Volatilidade em FIIs: Aportes Mensais para Acúmulo de Patrimônio

A notícia do InfoMoney aborda a tese de que a volatilidade no mercado de Fundos de Investimento Imobiliário (FIIs) pode ser vantajosa para investidores com estratégia de aportes mensais, permitindo a acumulação de maior patrimônio ao longo do tempo. O mecanismo se baseia na média de custo (DCA), onde o investidor compra mais cotas quando os preços caem e menos quando sobem, resultando em um preço médio de aquisição inferior ao preço médio de mercado. Esta abordagem pode beneficiar FIIs de tijolo como HGLG11 e VISC11, que tendem a ter maior volatilidade em períodos de incerteza, e FIIs de papel como KNCR11 e MXRF11, que podem ajustar dividendos. Para o investidor brasileiro, a estratégia suaviza o impacto de ciclos econômicos e flutuações da taxa Selic, que afetam diretamente o valor das cotas e a rentabilidade dos FIIs.
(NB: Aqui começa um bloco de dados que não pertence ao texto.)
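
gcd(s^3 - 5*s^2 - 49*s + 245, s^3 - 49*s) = s^2 - 49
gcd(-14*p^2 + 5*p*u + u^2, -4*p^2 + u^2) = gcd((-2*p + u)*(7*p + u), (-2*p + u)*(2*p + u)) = 2*p - u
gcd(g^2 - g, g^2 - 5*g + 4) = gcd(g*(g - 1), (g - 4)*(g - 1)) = g - 1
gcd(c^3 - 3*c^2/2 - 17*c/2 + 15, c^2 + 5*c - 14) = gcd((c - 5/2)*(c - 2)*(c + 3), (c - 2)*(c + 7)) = c - 2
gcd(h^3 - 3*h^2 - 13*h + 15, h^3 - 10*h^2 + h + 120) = h^2 - 2*h - 15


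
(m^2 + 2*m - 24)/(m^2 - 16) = (m + 6)/(m + 4)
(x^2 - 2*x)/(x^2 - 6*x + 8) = x/(x - 4)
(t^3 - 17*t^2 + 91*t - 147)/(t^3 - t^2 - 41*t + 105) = (t^2 - 14*t + 49)/(t^2 + 2*t - 35)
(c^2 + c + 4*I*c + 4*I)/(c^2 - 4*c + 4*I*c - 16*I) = (c + 1)/(c - 4)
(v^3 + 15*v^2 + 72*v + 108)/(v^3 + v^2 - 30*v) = (v^2 + 9*v + 18)/(v*(v - 5))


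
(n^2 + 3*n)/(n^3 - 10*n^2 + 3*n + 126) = n/(n^2 - 13*n + 42)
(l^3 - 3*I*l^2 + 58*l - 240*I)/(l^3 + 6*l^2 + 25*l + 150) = (l^2 + 2*I*l + 48)/(l^2 + l*(6 + 5*I) + 30*I)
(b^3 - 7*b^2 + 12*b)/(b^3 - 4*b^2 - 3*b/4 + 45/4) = 4*b*(b - 4)/(4*b^2 - 4*b - 15)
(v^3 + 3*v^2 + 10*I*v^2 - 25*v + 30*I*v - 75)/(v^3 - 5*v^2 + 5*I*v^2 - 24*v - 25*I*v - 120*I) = (v + 5*I)/(v - 8)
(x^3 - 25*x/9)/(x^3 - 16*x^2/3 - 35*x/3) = (x - 5/3)/(x - 7)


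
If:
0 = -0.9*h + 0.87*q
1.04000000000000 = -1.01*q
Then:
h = -1.00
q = -1.03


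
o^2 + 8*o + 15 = (o + 3)*(o + 5)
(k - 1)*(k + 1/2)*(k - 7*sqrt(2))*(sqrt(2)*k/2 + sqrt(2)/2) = sqrt(2)*k^4/2 - 7*k^3 + sqrt(2)*k^3/4 - 7*k^2/2 - sqrt(2)*k^2/2 - sqrt(2)*k/4 + 7*k + 7/2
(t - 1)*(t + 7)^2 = t^3 + 13*t^2 + 35*t - 49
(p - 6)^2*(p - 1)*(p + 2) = p^4 - 11*p^3 + 22*p^2 + 60*p - 72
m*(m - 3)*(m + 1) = m^3 - 2*m^2 - 3*m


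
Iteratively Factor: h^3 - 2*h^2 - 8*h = (h - 4)*(h^2 + 2*h) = h*(h - 4)*(h + 2)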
Durante a crise de 2020, o IFIX caiu ~20%, mas FIIs de qualidade se recuperaram, e investidores que mantiveram aportes registraram retornos significativos no longo prazo. O próximo dado a monitorar é a trajetória da taxa Selic e o IPCA, que influenciam diretamente os rendimentos e a precificação dos FIIs. No médio prazo (12-24 meses), um cenário de estabilização ou queda gradual da Selic pode favorecer a valorização das cotas, especialmente para FIIs de tijolo.

Análise

Nas próximas 6-12 semanas, a volatilidade dos FIIs deve persistir em função da incerteza macroeconômica. Se a expectativa de queda da Selic se concretizar a partir do Q4 2026, FIIs de tijolo como HGLG11 e VISC11 poderão iniciar um movimento de valorização de 5-10%, enquanto os de papel como KNCR11 podem sustentar rendimentos atrativos.